Chapter 11 of the Bankruptcy Code expressly provides that the court shall confirm a plan only if the "plan has been proposed in good faith...." 11 U.S.C. § 1129(a) (3). Chapter 7 includes no express requirement of good faith, but provides that " [t]he court may dismiss a case under this chapter only after notice and a hearing and only for cause...." 11 U.S.C. § 707. The Bankruptcy Amendments and Federal Judgeships Act of 1984 amended Section 707, applicable to cases filed 90 days after its enactment on July 10, 1984, to provide as follows:
(b) After notice and a hearing, the court, on its own motion and not at the request or suggestion of any party in interest, may dismiss a case filed by an individual debtor under this chapter whose debts are primarily consumer debts if it finds that the granting of relief would be a substantial abuse of the provisions of this chapter. There shall be a presumption in favor of granting the relief requested by the debtor.
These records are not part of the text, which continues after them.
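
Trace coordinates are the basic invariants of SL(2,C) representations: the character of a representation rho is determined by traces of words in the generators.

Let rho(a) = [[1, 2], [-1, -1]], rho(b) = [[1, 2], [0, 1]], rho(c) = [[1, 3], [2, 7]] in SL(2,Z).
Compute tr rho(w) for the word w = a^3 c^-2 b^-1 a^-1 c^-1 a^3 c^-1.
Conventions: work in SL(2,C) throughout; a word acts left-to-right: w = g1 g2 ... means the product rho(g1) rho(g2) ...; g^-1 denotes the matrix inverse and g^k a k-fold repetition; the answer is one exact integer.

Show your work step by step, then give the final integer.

rho(a) = [[1, 2], [-1, -1]]
... * rho(a) = [[1, 2], [-1, -1]]  ->  [[-1, 0], [0, -1]]
... * rho(a) = [[1, 2], [-1, -1]]  ->  [[-1, -2], [1, 1]]
... * rho(c^-1) = [[7, -3], [-2, 1]]  ->  [[-3, 1], [5, -2]]
... * rho(c^-1) = [[7, -3], [-2, 1]]  ->  [[-23, 10], [39, -17]]
... * rho(b^-1) = [[1, -2], [0, 1]]  ->  [[-23, 56], [39, -95]]
... * rho(a^-1) = [[-1, -2], [1, 1]]  ->  [[79, 102], [-134, -173]]
... * rho(c^-1) = [[7, -3], [-2, 1]]  ->  [[349, -135], [-592, 229]]
... * rho(a) = [[1, 2], [-1, -1]]  ->  [[484, 833], [-821, -1413]]
... * rho(a) = [[1, 2], [-1, -1]]  ->  [[-349, 135], [592, -229]]
... * rho(a) = [[1, 2], [-1, -1]]  ->  [[-484, -833], [821, 1413]]
... * rho(c^-1) = [[7, -3], [-2, 1]]  ->  [[-1722, 619], [2921, -1050]]
tr = -1722 + -1050 = -2772

-2772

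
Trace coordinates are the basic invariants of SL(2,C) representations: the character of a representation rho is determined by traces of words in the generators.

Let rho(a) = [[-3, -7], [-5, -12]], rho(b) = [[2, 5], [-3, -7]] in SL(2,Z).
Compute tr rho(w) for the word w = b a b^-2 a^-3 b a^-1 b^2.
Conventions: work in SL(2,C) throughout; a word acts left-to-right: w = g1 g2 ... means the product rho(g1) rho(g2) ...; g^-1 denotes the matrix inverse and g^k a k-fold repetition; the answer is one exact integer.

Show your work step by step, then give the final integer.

rho(b) = [[2, 5], [-3, -7]]
... * rho(a) = [[-3, -7], [-5, -12]]  ->  [[-31, -74], [44, 105]]
... * rho(b^-1) = [[-7, -5], [3, 2]]  ->  [[-5, 7], [7, -10]]
... * rho(b^-1) = [[-7, -5], [3, 2]]  ->  [[56, 39], [-79, -55]]
... * rho(a^-1) = [[-12, 7], [5, -3]]  ->  [[-477, 275], [673, -388]]
... * rho(a^-1) = [[-12, 7], [5, -3]]  ->  [[7099, -4164], [-10016, 5875]]
... * rho(a^-1) = [[-12, 7], [5, -3]]  ->  [[-106008, 62185], [149567, -87737]]
... * rho(b) = [[2, 5], [-3, -7]]  ->  [[-398571, -965335], [562345, 1361994]]
... * rho(a^-1) = [[-12, 7], [5, -3]]  ->  [[-43823, 106008], [61830, -149567]]
... * rho(b) = [[2, 5], [-3, -7]]  ->  [[-405670, -961171], [572361, 1356119]]
... * rho(b) = [[2, 5], [-3, -7]]  ->  [[2072173, 4699847], [-2923635, -6631028]]
tr = 2072173 + -6631028 = -4558855

-4558855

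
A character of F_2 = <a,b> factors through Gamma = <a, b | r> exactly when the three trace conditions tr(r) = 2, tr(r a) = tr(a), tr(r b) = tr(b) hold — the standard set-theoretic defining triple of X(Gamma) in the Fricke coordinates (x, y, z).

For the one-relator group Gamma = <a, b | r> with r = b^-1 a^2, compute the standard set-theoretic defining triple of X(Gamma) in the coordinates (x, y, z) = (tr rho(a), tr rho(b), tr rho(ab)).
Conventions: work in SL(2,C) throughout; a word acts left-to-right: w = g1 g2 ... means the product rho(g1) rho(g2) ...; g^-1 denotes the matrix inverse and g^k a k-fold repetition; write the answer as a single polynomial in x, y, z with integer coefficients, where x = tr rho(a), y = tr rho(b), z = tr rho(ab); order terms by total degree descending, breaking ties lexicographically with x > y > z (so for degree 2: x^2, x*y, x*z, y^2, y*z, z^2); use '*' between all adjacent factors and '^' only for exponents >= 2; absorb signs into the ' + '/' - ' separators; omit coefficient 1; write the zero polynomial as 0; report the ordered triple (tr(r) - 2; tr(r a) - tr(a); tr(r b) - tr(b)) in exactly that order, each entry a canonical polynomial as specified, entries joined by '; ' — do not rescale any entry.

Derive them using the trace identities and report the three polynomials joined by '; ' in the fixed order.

x^2*y - x*z - y - 2; x^3*y - x^2*z - 2*x*y - x + z; x^2 - y - 2

tr(a^2) = tr(a) * tr(a) - tr(1) = x^2 - 2
tr(a^2 b) = tr(a) * tr(b a) - tr(b) = x*z - y
tr(b^-1 a^2) = tr(a^2) * tr(b) - tr(a^2 b) = x^2*y - x*z - y
tr(a^3) = tr(a) * tr(a^2) - tr(a)  (reduce the a square) = x^3 - 3*x
tr(a^3 b) = tr(a) * tr(b a^2) - tr(b a)  (reduce the a square) = x^2*z - x*y - z
tr(b^-1 a^3) = tr(a^3) * tr(b) - tr(a^3 b)  (eliminate b^-1) = x^3*y - x^2*z - 2*x*y + z
assemble the triple (tr(r) - 2; tr(r a) - x; tr(r b) - y)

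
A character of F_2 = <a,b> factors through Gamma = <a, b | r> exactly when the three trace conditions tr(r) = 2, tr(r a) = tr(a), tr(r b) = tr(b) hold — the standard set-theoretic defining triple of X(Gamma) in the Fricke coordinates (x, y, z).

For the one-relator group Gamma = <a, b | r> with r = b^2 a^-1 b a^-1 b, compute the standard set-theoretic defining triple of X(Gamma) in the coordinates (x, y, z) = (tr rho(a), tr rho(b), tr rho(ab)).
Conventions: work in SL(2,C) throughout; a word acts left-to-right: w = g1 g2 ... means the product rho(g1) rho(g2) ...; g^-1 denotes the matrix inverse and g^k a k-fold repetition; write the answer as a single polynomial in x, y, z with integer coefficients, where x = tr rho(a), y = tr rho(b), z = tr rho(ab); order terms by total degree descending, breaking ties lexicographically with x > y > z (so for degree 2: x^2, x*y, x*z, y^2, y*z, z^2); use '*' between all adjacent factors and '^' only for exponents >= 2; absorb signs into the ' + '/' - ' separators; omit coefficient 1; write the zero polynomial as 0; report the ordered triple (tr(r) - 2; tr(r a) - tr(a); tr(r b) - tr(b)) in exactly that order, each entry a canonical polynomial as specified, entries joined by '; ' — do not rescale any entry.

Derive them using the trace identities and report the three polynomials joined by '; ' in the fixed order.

trace(b^2) = trace(b) trace(b) - trace(1) = y^2 - 2
trace(b^3) = trace(b) trace(b^2) - trace(b) = y^3 - 3*y
trace(b^4) = trace(b) trace(b^3) - trace(b^2) = y^4 - 4*y^2 + 2
trace(a b^2) = trace(b) trace(a b) - trace(a) = y*z - x
trace(b^2 a b) = trace(b) trace(a b^2) - trace(a b) = y^2*z - x*y - z
trace(b^4 a) = trace(b) trace(b^2 a b) - trace(b^2 a) = y^3*z - x*y^2 - 2*y*z + x
trace(b^3 a^-1 b) = trace(b^4) trace(a) - trace(b^4 a) = x*y^4 - y^3*z - 3*x*y^2 + 2*y*z + x
trace(a b a b) = trace(b a) trace(b a) - trace(1)   [split at repeated b] = z^2 - 2
trace(a b a) = trace(a) trace(b a) - trace(b) = x*z - y
trace(b a b a b) = trace(b) trace(a b a b) - trace(a b a) = y*z^2 - x*z - y
trace(b a b^3 a) = trace(b) trace(b a b a b) - trace(b a b a) = y^2*z^2 - x*y*z - y^2 - z^2 + 2
trace(b^3 a^-1 b a) = trace(b a b^3) trace(a) - trace(b a b^3 a) = x*y^3*z - x^2*y^2 - y^2*z^2 - x*y*z + x^2 + y^2 + z^2 - 2
trace(b^2 a^-1 b a^-1 b) = trace(b^3 a^-1 b) trace(a) - trace(b^3 a^-1 b a) = x^2*y^4 - 2*x*y^3*z - 2*x^2*y^2 + y^2*z^2 + 3*x*y*z - y^2 - z^2 + 2
trace(a b^2 a) = trace(a) trace(b^2 a) - trace(b^2)  (reduce the a square) = x*y*z - x^2 - y^2 + 2
trace(b a b^2 a b) = trace(b) trace(a b^2 a b) - trace(a b^2 a)  (reduce the b square) = y^2*z^2 - 2*x*y*z + x^2 - 2
trace(a b a b a b) = trace(a b a b) trace(a b) - trace(b a)  (split on a) = z^3 - 3*z
trace(a b a b a) = trace(a) trace(b a b a) - trace(b a b)  (reduce the a square) = x*z^2 - y*z - x
trace(b a b^2 a b a) = trace(b) trace(a b a b a b) - trace(a b a b a)  (reduce the b square) = y*z^3 - x*z^2 - 2*y*z + x
trace(b a^-1 b a b^2 a) = trace(b a b^2 a b) trace(a) - trace(b a b^2 a b a)  (eliminate a^-1) = x*y^2*z^2 - 2*x^2*y*z - y*z^3 + x^3 + x*z^2 + 2*y*z - 3*x
trace(b^2 a^-1 b a^-1 b a) = trace(b a^-1 b a b^2) trace(a) - trace(b a^-1 b a b^2 a)  (eliminate a^-1) = x^2*y^3*z - x^3*y^2 - 2*x*y^2*z^2 + x^2*y*z + y*z^3 + x*y^2 - 2*y*z + x
trace(b^5) = trace(b) trace(b^4) - trace(b^3)   [square of b] = y^5 - 5*y^3 + 5*y
trace(b^5 a) = trace(b) trace(b^2 a b^2) - trace(b^2 a b)   [square of b] = y^4*z - x*y^3 - 3*y^2*z + 2*x*y + z
trace(b a^-1 b^4) = trace(b^5) trace(a) - trace(b^5 a)   [inverse elimination on a] = x*y^5 - y^4*z - 4*x*y^3 + 3*y^2*z + 3*x*y - z
trace(b^4 a b a) = trace(b) trace(a b a b^3) - trace(a b a b^2)   [square of b] = y^3*z^2 - x*y^2*z - y^3 - 2*y*z^2 + x*z + 3*y
trace(b a^-1 b^4 a) = trace(b^4 a b) trace(a) - trace(b^4 a b a)   [inverse elimination on a] = x*y^4*z - x^2*y^3 - y^3*z^2 - 2*x*y^2*z + 2*x^2*y + y^3 + 2*y*z^2 - 3*y
trace(b^2 a^-1 b a^-1 b^2) = trace(b a^-1 b^4) trace(a) - trace(b a^-1 b^4 a)   [inverse elimination on a] = x^2*y^5 - 2*x*y^4*z - 3*x^2*y^3 + y^3*z^2 + 5*x*y^2*z + x^2*y - y^3 - 2*y*z^2 - x*z + 3*y
assemble the triple (trace(r) - 2; trace(r a) - x; trace(r b) - y)

x^2*y^4 - 2*x*y^3*z - 2*x^2*y^2 + y^2*z^2 + 3*x*y*z - y^2 - z^2; x^2*y^3*z - x^3*y^2 - 2*x*y^2*z^2 + x^2*y*z + y*z^3 + x*y^2 - 2*y*z; x^2*y^5 - 2*x*y^4*z - 3*x^2*y^3 + y^3*z^2 + 5*x*y^2*z + x^2*y - y^3 - 2*y*z^2 - x*z + 2*y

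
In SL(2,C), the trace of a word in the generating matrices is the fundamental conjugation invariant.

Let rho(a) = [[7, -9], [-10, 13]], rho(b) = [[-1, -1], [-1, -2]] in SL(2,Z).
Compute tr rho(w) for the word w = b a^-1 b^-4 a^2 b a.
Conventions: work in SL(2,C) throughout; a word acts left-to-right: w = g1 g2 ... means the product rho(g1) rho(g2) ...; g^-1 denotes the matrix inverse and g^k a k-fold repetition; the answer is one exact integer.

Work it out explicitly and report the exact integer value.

rho(b) = [[-1, -1], [-1, -2]]
... * rho(a^-1) = [[13, 9], [10, 7]]  ->  [[-23, -16], [-33, -23]]
... * rho(b^-1) = [[-2, 1], [1, -1]]  ->  [[30, -7], [43, -10]]
... * rho(b^-1) = [[-2, 1], [1, -1]]  ->  [[-67, 37], [-96, 53]]
... * rho(b^-1) = [[-2, 1], [1, -1]]  ->  [[171, -104], [245, -149]]
... * rho(b^-1) = [[-2, 1], [1, -1]]  ->  [[-446, 275], [-639, 394]]
... * rho(a) = [[7, -9], [-10, 13]]  ->  [[-5872, 7589], [-8413, 10873]]
... * rho(a) = [[7, -9], [-10, 13]]  ->  [[-116994, 151505], [-167621, 217066]]
... * rho(b) = [[-1, -1], [-1, -2]]  ->  [[-34511, -186016], [-49445, -266511]]
... * rho(a) = [[7, -9], [-10, 13]]  ->  [[1618583, -2107609], [2318995, -3019638]]
tr = 1618583 + -3019638 = -1401055

-1401055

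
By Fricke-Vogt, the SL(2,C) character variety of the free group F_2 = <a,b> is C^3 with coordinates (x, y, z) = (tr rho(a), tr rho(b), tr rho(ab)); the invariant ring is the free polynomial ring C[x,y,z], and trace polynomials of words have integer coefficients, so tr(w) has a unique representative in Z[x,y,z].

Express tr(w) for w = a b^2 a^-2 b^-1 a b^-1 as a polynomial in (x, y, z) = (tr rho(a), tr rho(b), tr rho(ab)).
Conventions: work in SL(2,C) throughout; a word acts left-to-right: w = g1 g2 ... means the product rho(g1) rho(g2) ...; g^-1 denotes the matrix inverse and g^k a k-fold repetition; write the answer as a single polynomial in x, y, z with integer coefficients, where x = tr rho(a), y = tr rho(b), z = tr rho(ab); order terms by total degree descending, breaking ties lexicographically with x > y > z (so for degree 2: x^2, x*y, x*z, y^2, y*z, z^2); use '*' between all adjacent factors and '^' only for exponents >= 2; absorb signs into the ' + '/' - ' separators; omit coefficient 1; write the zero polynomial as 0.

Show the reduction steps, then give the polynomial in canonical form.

tr(a^2 b) = tr(a)*tr(b a) - tr(b)  (reduce the a square) = x*z - y
tr(a^2) = tr(a)*tr(a) - tr(1)  (reduce the a square) = x^2 - 2
tr(a b^2 a) = tr(b)*tr(a^2 b) - tr(a^2)  (reduce the b square) = x*y*z - x^2 - y^2 + 2
tr(a b a b) = tr(a b)*tr(a b) - tr(1)  (split on a) = z^2 - 2
tr(a b^2 a b) = tr(b)*tr(a b a b) - tr(a b a)  (reduce the b square) = y*z^2 - x*z - y
tr(b^-1 a b^2 a) = tr(a b^2 a)*tr(b) - tr(a b^2 a b)  (eliminate b^-1) = x*y^2*z - x^2*y - y^3 - y*z^2 + x*z + 3*y
tr(b^-1 a b^2 a^-1) = tr(b^-1 a b^2)*tr(a) - tr(b^-1 a b^2 a)  (eliminate a^-1) = -x*y^2*z + x^2*y + y^3 + y*z^2 - 3*y
tr(b a^2 b^2) = tr(b)*tr(b a^2 b) - tr(b a^2)  (reduce the b square) = x*y^2*z - x^2*y - y^3 - x*z + 3*y
tr(b a b) = tr(b)*tr(a b) - tr(a)  (reduce the b square) = y*z - x
tr(a b a^2 b) = tr(a)*tr(b a b a) - tr(b a b)  (reduce the a square) = x*z^2 - y*z - x
tr(a b a^2) = tr(a)*tr(a b a) - tr(a b)  (reduce the a square) = x^2*z - x*y - z
tr(b a^2 b^2 a) = tr(b)*tr(a b a^2 b) - tr(a b a^2)  (reduce the b square) = x*y*z^2 - x^2*z - y^2*z + z
tr(a b^2 a^-1 b a) = tr(b a^2 b^2)*tr(a) - tr(b a^2 b^2 a)  (eliminate a^-1) = x^2*y^2*z - x^3*y - x*y^3 - x*y*z^2 + y^2*z + 3*x*y - z
tr(b a b a b^2) = tr(b)*tr(b a b a b) - tr(b a b a)  (reduce the b square) = y^2*z^2 - x*y*z - y^2 - z^2 + 2
tr(a b a b a b) = tr(a b a b)*tr(a b) - tr(b a)  (split on a) = z^3 - 3*z
tr(b a b a b^2 a) = tr(b)*tr(a b a b a b) - tr(a b a b a)  (reduce the b square) = y*z^3 - x*z^2 - 2*y*z + x
tr(a b^2 a^-1 b a b) = tr(b a b a b^2)*tr(a) - tr(b a b a b^2 a)  (eliminate a^-1) = x*y^2*z^2 - x^2*y*z - y*z^3 - x*y^2 + 2*y*z + x
tr(a^-1 b a b^-1 a b^2) = tr(a b^2 a^-1 b a)*tr(b) - tr(a b^2 a^-1 b a b)  (eliminate b^-1) = x^2*y^3*z - x^3*y^2 - x*y^4 - 2*x*y^2*z^2 + x^2*y*z + y^3*z + y*z^3 + 4*x*y^2 - 3*y*z - x
tr(b a b^-1 a b^2) = tr(a b^3 a)*tr(b) - tr(a b^3 a b)  (eliminate b^-1) = x*y^3*z - x^2*y^2 - y^4 - y^2*z^2 + 4*y^2 + z^2 - 2
tr(a b^-1 a b^2 a^-2 b) = tr(a^-1 b a b^-1 a b^2)*tr(a) - tr(a^-1 b a b^-1 a b^2 a)  (eliminate a^-1) = x^3*y^3*z - x^4*y^2 - x^2*y^4 - 2*x^2*y^2*z^2 + x^3*y*z + x*y*z^3 + 5*x^2*y^2 + y^4 + y^2*z^2 - 3*x*y*z - x^2 - 4*y^2 - z^2 + 2
tr(a b^2 a^-2 b^-1 a b^-1) = tr(a b^-1 a b^2 a^-2)*tr(b) - tr(a b^-1 a b^2 a^-2 b)  (eliminate b^-1) = -x^3*y^3*z + x^4*y^2 + x^2*y^4 + 2*x^2*y^2*z^2 - x^3*y*z - x*y^3*z - x*y*z^3 - 4*x^2*y^2 + 3*x*y*z + x^2 + y^2 + z^2 - 2

-x^3*y^3*z + x^4*y^2 + x^2*y^4 + 2*x^2*y^2*z^2 - x^3*y*z - x*y^3*z - x*y*z^3 - 4*x^2*y^2 + 3*x*y*z + x^2 + y^2 + z^2 - 2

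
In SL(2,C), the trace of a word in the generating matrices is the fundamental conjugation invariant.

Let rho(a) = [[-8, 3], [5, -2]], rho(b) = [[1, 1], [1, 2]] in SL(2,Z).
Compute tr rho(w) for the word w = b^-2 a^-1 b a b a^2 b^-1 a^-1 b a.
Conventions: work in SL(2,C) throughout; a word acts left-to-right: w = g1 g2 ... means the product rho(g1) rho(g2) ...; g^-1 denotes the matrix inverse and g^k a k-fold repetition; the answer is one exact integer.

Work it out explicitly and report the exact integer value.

449

rho(b^-1) = [[2, -1], [-1, 1]]
... * rho(b^-1) = [[2, -1], [-1, 1]]  ->  [[5, -3], [-3, 2]]
... * rho(a^-1) = [[-2, -3], [-5, -8]]  ->  [[5, 9], [-4, -7]]
... * rho(b) = [[1, 1], [1, 2]]  ->  [[14, 23], [-11, -18]]
... * rho(a) = [[-8, 3], [5, -2]]  ->  [[3, -4], [-2, 3]]
... * rho(b) = [[1, 1], [1, 2]]  ->  [[-1, -5], [1, 4]]
... * rho(a) = [[-8, 3], [5, -2]]  ->  [[-17, 7], [12, -5]]
... * rho(a) = [[-8, 3], [5, -2]]  ->  [[171, -65], [-121, 46]]
... * rho(b^-1) = [[2, -1], [-1, 1]]  ->  [[407, -236], [-288, 167]]
... * rho(a^-1) = [[-2, -3], [-5, -8]]  ->  [[366, 667], [-259, -472]]
... * rho(b) = [[1, 1], [1, 2]]  ->  [[1033, 1700], [-731, -1203]]
... * rho(a) = [[-8, 3], [5, -2]]  ->  [[236, -301], [-167, 213]]
tr = 236 + 213 = 449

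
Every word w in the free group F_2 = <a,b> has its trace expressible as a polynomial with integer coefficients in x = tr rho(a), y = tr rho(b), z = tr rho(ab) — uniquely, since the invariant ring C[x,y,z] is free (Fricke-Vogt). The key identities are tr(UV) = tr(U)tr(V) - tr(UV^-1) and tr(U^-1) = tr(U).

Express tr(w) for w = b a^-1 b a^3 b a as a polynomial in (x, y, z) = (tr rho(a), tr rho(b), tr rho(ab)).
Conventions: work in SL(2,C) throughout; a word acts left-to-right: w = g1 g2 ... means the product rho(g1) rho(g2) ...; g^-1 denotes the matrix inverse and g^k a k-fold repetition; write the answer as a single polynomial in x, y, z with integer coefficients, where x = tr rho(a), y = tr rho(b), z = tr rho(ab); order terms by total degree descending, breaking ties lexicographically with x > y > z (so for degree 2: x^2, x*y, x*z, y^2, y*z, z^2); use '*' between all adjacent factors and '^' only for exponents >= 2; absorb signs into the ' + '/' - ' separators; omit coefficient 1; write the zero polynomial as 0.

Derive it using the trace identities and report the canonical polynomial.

so trace(a b a b) = trace(a b) trace(a b) - trace(1)   [split at a repeated a] = z^2 - 2
so trace(a b a) = trace(a) trace(b a) - trace(b)   [square of a] = x*z - y
so trace(b a b^2 a) = trace(b) trace(a b a b) - trace(a b a)   [square of b] = y*z^2 - x*z - y
trace(a b^2) = trace(b) trace(a b) - trace(a)   [square of b] = y*z - x
trace(b a b^2) = trace(b) trace(a b^2) - trace(a b)   [square of b] = y^2*z - x*y - z
trace(a b a b^2 a) = trace(a) trace(b a b^2 a) - trace(b a b^2)   [square of a] = x*y*z^2 - x^2*z - y^2*z + z
trace(b a^3 b a b) = trace(a) trace(a b a b^2 a) - trace(a b a b^2)   [square of a] = x^2*y*z^2 - x^3*z - x*y^2*z - y*z^2 + 2*x*z + y
trace(b a b a b a) = trace(b a) trace(b a b a) - trace(b^-1 a^-1)   [split at a repeated b] = z^3 - 3*z
trace(a b a b a b a) = trace(a) trace(b a b a b a) - trace(b a b a b)   [square of a] = x*z^3 - y*z^2 - 2*x*z + y
trace(b a^3 b a b a) = trace(a) trace(a b a b a b a) - trace(a b a b a b)   [square of a] = x^2*z^3 - x*y*z^2 - 2*x^2*z - z^3 + x*y + 3*z
so trace(b a^-1 b a^3 b a) = trace(b a^3 b a b) trace(a) - trace(b a^3 b a b a)   [inverse elimination on a] = x^3*y*z^2 - x^4*z - x^2*y^2*z - x^2*z^3 + 4*x^2*z + z^3 - 3*z

x^3*y*z^2 - x^4*z - x^2*y^2*z - x^2*z^3 + 4*x^2*z + z^3 - 3*z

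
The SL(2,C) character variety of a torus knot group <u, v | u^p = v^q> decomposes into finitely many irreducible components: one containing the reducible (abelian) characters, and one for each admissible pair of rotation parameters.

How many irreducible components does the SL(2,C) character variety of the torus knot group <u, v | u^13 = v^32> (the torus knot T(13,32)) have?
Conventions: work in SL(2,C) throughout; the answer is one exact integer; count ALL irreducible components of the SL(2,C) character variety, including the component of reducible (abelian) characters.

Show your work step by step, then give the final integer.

In the torus knot group T(13,32), u^13 = v^32 is central, so an irreducible representation sends it to +I or -I (Schur).
On an irreducible component, tr(u) is locked at 2*cos(pi*alpha/13) for some alpha in 1..12, and tr(v) at 2*cos(pi*beta/32) for some beta in 1..31.
Consistency of u^13 = (-1)^alpha I with v^32 = (-1)^beta I forces alpha = beta (mod 2).
count pairs: odd alpha (6 choices) x odd beta (16), plus even alpha (6) x even beta (15): 6*16 + 6*15 = 186.
Total: 186 irreducible-character components + 1 reducible (abelian) component = 187.

187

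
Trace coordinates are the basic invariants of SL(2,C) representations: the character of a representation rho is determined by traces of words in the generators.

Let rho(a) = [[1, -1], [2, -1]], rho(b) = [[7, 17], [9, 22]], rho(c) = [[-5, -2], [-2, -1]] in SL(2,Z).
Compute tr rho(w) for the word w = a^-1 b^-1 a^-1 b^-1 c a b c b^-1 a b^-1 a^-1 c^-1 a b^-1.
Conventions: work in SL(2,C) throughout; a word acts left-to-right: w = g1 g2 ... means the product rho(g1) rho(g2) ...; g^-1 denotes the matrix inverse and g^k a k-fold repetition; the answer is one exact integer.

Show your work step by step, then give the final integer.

-878639

rho(a^-1) = [[-1, 1], [-2, 1]]
... * rho(b^-1) = [[22, -17], [-9, 7]]  ->  [[-31, 24], [-53, 41]]
... * rho(a^-1) = [[-1, 1], [-2, 1]]  ->  [[-17, -7], [-29, -12]]
... * rho(b^-1) = [[22, -17], [-9, 7]]  ->  [[-311, 240], [-530, 409]]
... * rho(c) = [[-5, -2], [-2, -1]]  ->  [[1075, 382], [1832, 651]]
... * rho(a) = [[1, -1], [2, -1]]  ->  [[1839, -1457], [3134, -2483]]
... * rho(b) = [[7, 17], [9, 22]]  ->  [[-240, -791], [-409, -1348]]
... * rho(c) = [[-5, -2], [-2, -1]]  ->  [[2782, 1271], [4741, 2166]]
... * rho(b^-1) = [[22, -17], [-9, 7]]  ->  [[49765, -38397], [84808, -65435]]
... * rho(a) = [[1, -1], [2, -1]]  ->  [[-27029, -11368], [-46062, -19373]]
... * rho(b^-1) = [[22, -17], [-9, 7]]  ->  [[-492326, 379917], [-839007, 647443]]
... * rho(a^-1) = [[-1, 1], [-2, 1]]  ->  [[-267508, -112409], [-455879, -191564]]
... * rho(c^-1) = [[-1, 2], [2, -5]]  ->  [[42690, 27029], [72751, 46062]]
... * rho(a) = [[1, -1], [2, -1]]  ->  [[96748, -69719], [164875, -118813]]
... * rho(b^-1) = [[22, -17], [-9, 7]]  ->  [[2755927, -2132749], [4696567, -3634566]]
tr = 2755927 + -3634566 = -878639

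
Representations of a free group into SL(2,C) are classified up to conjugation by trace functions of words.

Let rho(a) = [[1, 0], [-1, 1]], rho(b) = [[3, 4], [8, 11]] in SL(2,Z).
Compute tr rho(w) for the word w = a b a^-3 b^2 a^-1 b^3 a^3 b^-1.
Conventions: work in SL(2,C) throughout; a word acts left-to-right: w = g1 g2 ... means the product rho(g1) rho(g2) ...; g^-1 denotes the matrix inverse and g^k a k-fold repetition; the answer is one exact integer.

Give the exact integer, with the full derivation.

rho(a) = [[1, 0], [-1, 1]]
... * rho(b) = [[3, 4], [8, 11]]  ->  [[3, 4], [5, 7]]
... * rho(a^-1) = [[1, 0], [1, 1]]  ->  [[7, 4], [12, 7]]
... * rho(a^-1) = [[1, 0], [1, 1]]  ->  [[11, 4], [19, 7]]
... * rho(a^-1) = [[1, 0], [1, 1]]  ->  [[15, 4], [26, 7]]
... * rho(b) = [[3, 4], [8, 11]]  ->  [[77, 104], [134, 181]]
... * rho(b) = [[3, 4], [8, 11]]  ->  [[1063, 1452], [1850, 2527]]
... * rho(a^-1) = [[1, 0], [1, 1]]  ->  [[2515, 1452], [4377, 2527]]
... * rho(b) = [[3, 4], [8, 11]]  ->  [[19161, 26032], [33347, 45305]]
... * rho(b) = [[3, 4], [8, 11]]  ->  [[265739, 362996], [462481, 631743]]
... * rho(b) = [[3, 4], [8, 11]]  ->  [[3701185, 5055912], [6441387, 8799097]]
... * rho(a) = [[1, 0], [-1, 1]]  ->  [[-1354727, 5055912], [-2357710, 8799097]]
... * rho(a) = [[1, 0], [-1, 1]]  ->  [[-6410639, 5055912], [-11156807, 8799097]]
... * rho(a) = [[1, 0], [-1, 1]]  ->  [[-11466551, 5055912], [-19955904, 8799097]]
... * rho(b^-1) = [[11, -4], [-8, 3]]  ->  [[-166579357, 61033940], [-289907720, 106220907]]
tr = -166579357 + 106220907 = -60358450

-60358450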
Stat. 355 (1984). This amendment is inapplicable to this case
Khan contends that while the debts a party proposes to repay may be relevant to the issue of good faith in Chapter 11 proceedings, proposed repayment may not be considered in Chapter 7 proceedings. Until we discern the basis of the bankruptcy court's dismissal of the Chapter 7 petitions, we decline to review this issue
28 U.S.C. § 455(b) (1) provides:
(b) He shall also disqualify himself in the following circumstances:
(1) Where he has a personal bias or prejudice concerning a party, or personal knowledge of disputed evidentiary facts concerning the proceeding.